Central Catholic to Add STEM Academic Building
Ground was broken Wednesday on a four-story academic building at Central Catholic High School in Oakland that will be devoted exclusively to STEM—science, technology, engineering and math.
According to Brother Bob Schaefer, Central’s principal, the facility will include state of the art labs for traditional sciences with a focus on the “T” and “E” in STEM. “We’re going to have an entire area of the building that’s dedicated to those kind of pre-engineering and computer science and particularly opportunities for the students to develop some courses with the robotics technology.”
He says they began a “curricular reflection” on what they saw to be the needs of students. “We had very strong science and math, but we realized in the engineering and technology part of STEM we needed to expand,” Schaefer says. “In looking at the courses we were able to offer with the facilities that we had we very really at our limit. The expansion [of the curriculum] would really be in the area of computer science courses as a discipline in and of itself and some pre-engineering opportunities for the students.”
Schaefer says the region itself will benefit from the enhanced learning opportunities for Central students. “75 percent of our graduates remain in the Pittsburgh area.

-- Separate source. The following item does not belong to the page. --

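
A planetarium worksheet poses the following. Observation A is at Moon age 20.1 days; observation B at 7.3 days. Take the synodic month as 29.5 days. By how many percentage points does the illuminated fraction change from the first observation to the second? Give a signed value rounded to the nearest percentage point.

θ₁ = 360° × 20.1/29.5 = 245.3°, f₁ = (1 − cos θ₁)/2 = 0.709.
θ₂ = 360° × 7.3/29.5 = 89.1°, f₂ = (1 − cos θ₂)/2 = 0.492.
Change = f₂ − f₁ = -0.217 → -22 percentage points.

-22 pp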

In this particular area of southwestern Pennsylvania we know that some of the emerging workforce needs are in the area of technology and computer science and some engineering, so our graduates over the years have made an impact on the region and will continue to do so.”

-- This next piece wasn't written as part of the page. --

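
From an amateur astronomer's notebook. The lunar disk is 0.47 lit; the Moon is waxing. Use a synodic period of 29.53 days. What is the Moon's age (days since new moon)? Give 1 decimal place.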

The STEM focus fits well with Central’s arts and humanities curriculum which Schaefer calls their “core.”
“The kids in the musical program and musical theater and the arts program, we have no intention of ignoring that in any way,” Schaefer says. “We would lose our Catholic identity in a lot of ways if we were to just focus on the STEM. We think that in the best sense we already integrate that (the arts) in everything we do.”
The 30-thousand square foot STEM building will cost $12 million. To help pay for the facility, the school launched Wednesday a $27 million capital campaign which includes $10 million to bolster the school’s endowment to provide tuition assistance; and five million for renovations to the 87-year old main building. “Within nine months to a year, we hope to reach our goal,” Schaefer said.
He added there are no plans to increase enrollment which is “at capacity” at 870 students.